À l’époque, les joueurs ne faisaient pas tous partie du même circuit. Cela apportait un élément de surprise. Pour compenser, la LNH a créé l’équipe canado-américaine des 23 ans et moins, qui a apporté un vent de fraîcheur. Mais est-ce une solution à long terme ? Pas convaincu que les Américains, qui ont ainsi été privés d’excellents jeunes joueurs pour leur équipe nationale, voudront répéter l’expérience.

Je crois aussi que la LNH se trompe en remettant constamment en question la présence de ses joueurs aux Jeux olympiques. Pour faire connaître ce sport, quoi de mieux que l’immense caisse de résonance du plus gros show de sport au monde ? Des gens aux quatre coins du monde peuvent y découvrir le hockey, à la manière de milliers de Canadiens ayant eu un premier contact avec le rugby durant les Jeux de Rio le mois dernier. C’est ainsi qu’on élargit son auditoire, pas en prêchant aux seuls convaincus.

On peut évidemment comprendre les réticences de la LNH à suspendre son calendrier durant deux semaines au beau milieu de la saison. Et son regret de ne pouvoir exploiter commercialement sa participation aux Jeux. Mais sur le plan de la visibilité et de l’intérêt, rien ne vaut les Jeux olympiques.

Tenez, dans une perspective canadienne, rappelez-vous ces moments forts : Gretzky laissé sur le banc en tirs de barrage en 1998, le but en or de Crosby en 2010, la Lettonie qui pousse Équipe Canada dans ses derniers retranchements en 2014...

Peut-être qu’au fil des années, la Coupe du monde de hockey bâtira sa propre légende. Mais il faudra beaucoup de travail avant d’en arriver là.
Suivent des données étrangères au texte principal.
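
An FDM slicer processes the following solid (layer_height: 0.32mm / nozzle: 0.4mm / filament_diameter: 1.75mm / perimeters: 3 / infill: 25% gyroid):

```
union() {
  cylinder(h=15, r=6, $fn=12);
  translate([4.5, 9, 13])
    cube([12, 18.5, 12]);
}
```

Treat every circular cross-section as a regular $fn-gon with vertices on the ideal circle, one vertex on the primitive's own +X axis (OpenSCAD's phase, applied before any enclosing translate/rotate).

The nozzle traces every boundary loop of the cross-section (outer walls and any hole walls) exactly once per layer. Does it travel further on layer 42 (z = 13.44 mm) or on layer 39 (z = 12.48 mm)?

Layer 42 (z = 13.44): the cylinder: section is a regular 12-gon, circumradius r=6 (perimeter = 2·12·6.000·sin(180°/12) = 37.27 mm); the cube at (4.5, 9) is present — its section is the full 12×18.5 rectangle (perimeter 61.00 mm); Combining (union): the 2 present regions are separate (no shared area or edge), so areas and boundary lengths simply add and each stays a separate island — boundary = 98.27 mm. So its perimeter = 98.27 mm. Layer 39 (z = 12.48): the r=6 cylinder gives a regular 12-gon of circumradius 6 (constant along its height) (perimeter = 2·12·6.000·sin(180°/12) = 37.27 mm); the cube at (4.5, 9) is not intersected at this z (z outside [13, 25]); Taking the union: only the r=6 cylinder is present, so the union is just that shape — boundary = 37.27 mm. So its perimeter = 37.27 mm. Layer 42 is larger (98.27 vs 37.27 mm).

layer 42 (z = 13.44 mm)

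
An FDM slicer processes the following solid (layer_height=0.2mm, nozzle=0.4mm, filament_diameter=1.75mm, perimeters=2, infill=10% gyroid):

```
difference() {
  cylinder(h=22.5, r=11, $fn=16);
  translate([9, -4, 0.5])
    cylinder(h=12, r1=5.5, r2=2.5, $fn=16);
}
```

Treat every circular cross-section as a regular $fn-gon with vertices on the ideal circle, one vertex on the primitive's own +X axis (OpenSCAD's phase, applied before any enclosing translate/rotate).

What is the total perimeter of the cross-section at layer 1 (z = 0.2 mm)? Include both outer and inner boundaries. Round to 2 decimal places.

At z = 0.2 mm: the r=11 cylinder contributes a regular 16-gon of circumradius 11 (perimeter = 2·16·11.000·sin(180°/16) = 68.67 mm); the cone at (9, -4) does not reach this height (z outside [0.5, 12.5]); After the difference (first − rest): none of the subtracted shapes is present at this height, so the r=11 cylinder is unchanged — boundary = 68.67 mm. Overall, the cross-section is a single solid region. Total boundary length (outer) = 68.67 mm.

68.67 mm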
D’autant plus que ce tournoi n’a produit aucun moment d’anthologie susceptible de mettre la table pour la prochaine édition.

Si la LNH fait l’impasse sur les JO pour tout miser sur « sa » Coupe du monde, comme elle semble vraiment en avoir le désir, ce sera dommage pour tous les amateurs de hockey. Et aussi pour les joueurs, qui rêvent tous de vivre l’expérience olympique.